As PIE News notes in its piece here, there seems to be a “growing trend” of immigration consultants and agents using universities as a “stepping stone” to help clients enter the UK and switch to care jobs before they pay fees in full:
This route offers a cheaper and faster pathway to full-time employment in the UK compared to the graduate route – which requires students to pay expensive course fees and maintenance for the duration of their course, before entering the jobs market. While this is a completely legitimate immigration pathway, it will play havoc with university finances as it cannabalises the international student population before they graduate.
And the piece argues that the sector’s tendency to look internally for answers over increasing drop-out rates may have missed the most obvious factor:
Very few will have identified the ease that students can move to full-time employment so soon into their university life.”
As well as endless Japa-to-the-UK YouTube videos on applying to university, finding family accommodation and getting part-time work, there are plenty of guides to getting jobs in the healthcare sector – which in other contexts we seem to be desperate for people to do given the backlogs now being reported on daily in the NHS.
But even for those not intending to enact this kind of switch who are intending to specifically learn and study, Chiedu has a warning for those “planning to Japa”:
I think many people are misguided about the courses on offer.

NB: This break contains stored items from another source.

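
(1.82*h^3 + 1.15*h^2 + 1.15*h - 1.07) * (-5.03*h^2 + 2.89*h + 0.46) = -9.1546*h^5 - 0.524699999999999*h^4 - 1.6238*h^3 + 9.2346*h^2 - 2.5633*h - 0.4922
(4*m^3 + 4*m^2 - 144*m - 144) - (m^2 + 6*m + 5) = 4*m^3 + 3*m^2 - 150*m - 149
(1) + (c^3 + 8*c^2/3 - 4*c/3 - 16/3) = c^3 + 8*c^2/3 - 4*c/3 - 13/3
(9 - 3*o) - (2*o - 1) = 10 - 5*o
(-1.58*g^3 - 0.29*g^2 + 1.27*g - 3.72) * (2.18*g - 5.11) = -3.4444*g^4 + 7.4416*g^3 + 4.2505*g^2 - 14.5993*g + 19.0092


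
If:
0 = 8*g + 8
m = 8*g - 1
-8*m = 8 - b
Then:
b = -64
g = -1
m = -9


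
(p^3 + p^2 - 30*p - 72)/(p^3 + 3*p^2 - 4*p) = (p^2 - 3*p - 18)/(p*(p - 1))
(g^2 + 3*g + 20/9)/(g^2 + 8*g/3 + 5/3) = (g + 4/3)/(g + 1)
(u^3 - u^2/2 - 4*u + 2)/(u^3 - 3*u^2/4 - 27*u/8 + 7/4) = 4*(u + 2)/(4*u + 7)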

When I have some time, I will share my thoughts on misinformation about some courses and unfulfilled promises made by some Universities just to attract students. It is insane! I am sorry, but many of you will be disappointed, especially those doing Business courses. Some schools charge over £20K for internships and end up not offering them. This is misleading. You see all those courses they call “international this and that, and those with long bogus titles? Most marketing departments of Universities just coin fancy course titles just to attract students, but today is not the day to “break that table”.
I ain’t going to that station
Chiedu’s warning is perhaps the most interesting thing about the situation. For all the sound and fury over the ONS net migration stats release and the balloon floats from Number 10, the UK would be unlikely to actually act in the way that Suella Braverman has been suggesting – party because it would crash several universities and the opportunities they offer, and partly because doing so would cut off what amounts to an essential way of masking required economic migration to the UK in a context of a million vacancies in the economy.

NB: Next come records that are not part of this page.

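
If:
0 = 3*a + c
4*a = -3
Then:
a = -3/4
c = 9/4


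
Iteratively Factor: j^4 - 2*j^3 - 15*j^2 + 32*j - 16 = (j - 4)*(j^3 + 2*j^2 - 7*j + 4) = (j - 4)*(j - 1)*(j^2 + 3*j - 4) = (j - 4)*(j - 1)^2*(j + 4)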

If the country wasn’t so hopelessly divided into knee-jerking camps over immigration, we could start to have a sensible conversation about what’s really going on, whether that’s in the interests of the UK and the countries it recruits from, and what the real needs of students and their families are that we ought to invest in. Even better, we could design a sensible bespoke immigration route that combines higher level skills and study with entry into the kinds of professions where we’re short of people.
As it stands it feels like the sector is running the risk of taking the money while ignoring the needs, and convincing itself that it is selling education tourism when students think they are buying economic migration. If students are right and huge numbers stay, the press will vilify them and the sector. If the sector is right and a crackdown is coming that might remove the graduate route (at least for dependants), they’re being mis-sold having borrowed the money to buy. We need a way out of that paradox, sharpish.
“But one thing we keep coming across is a deep desire to avoid even talking about these things on campus.” Unsurprising, especially if comments such as: “Universities here might not think that they’re selling economic migration – but that is what we think we are buying.” are to be kept from the general public’s awareness so they don’t try and derail the universities gravy-train.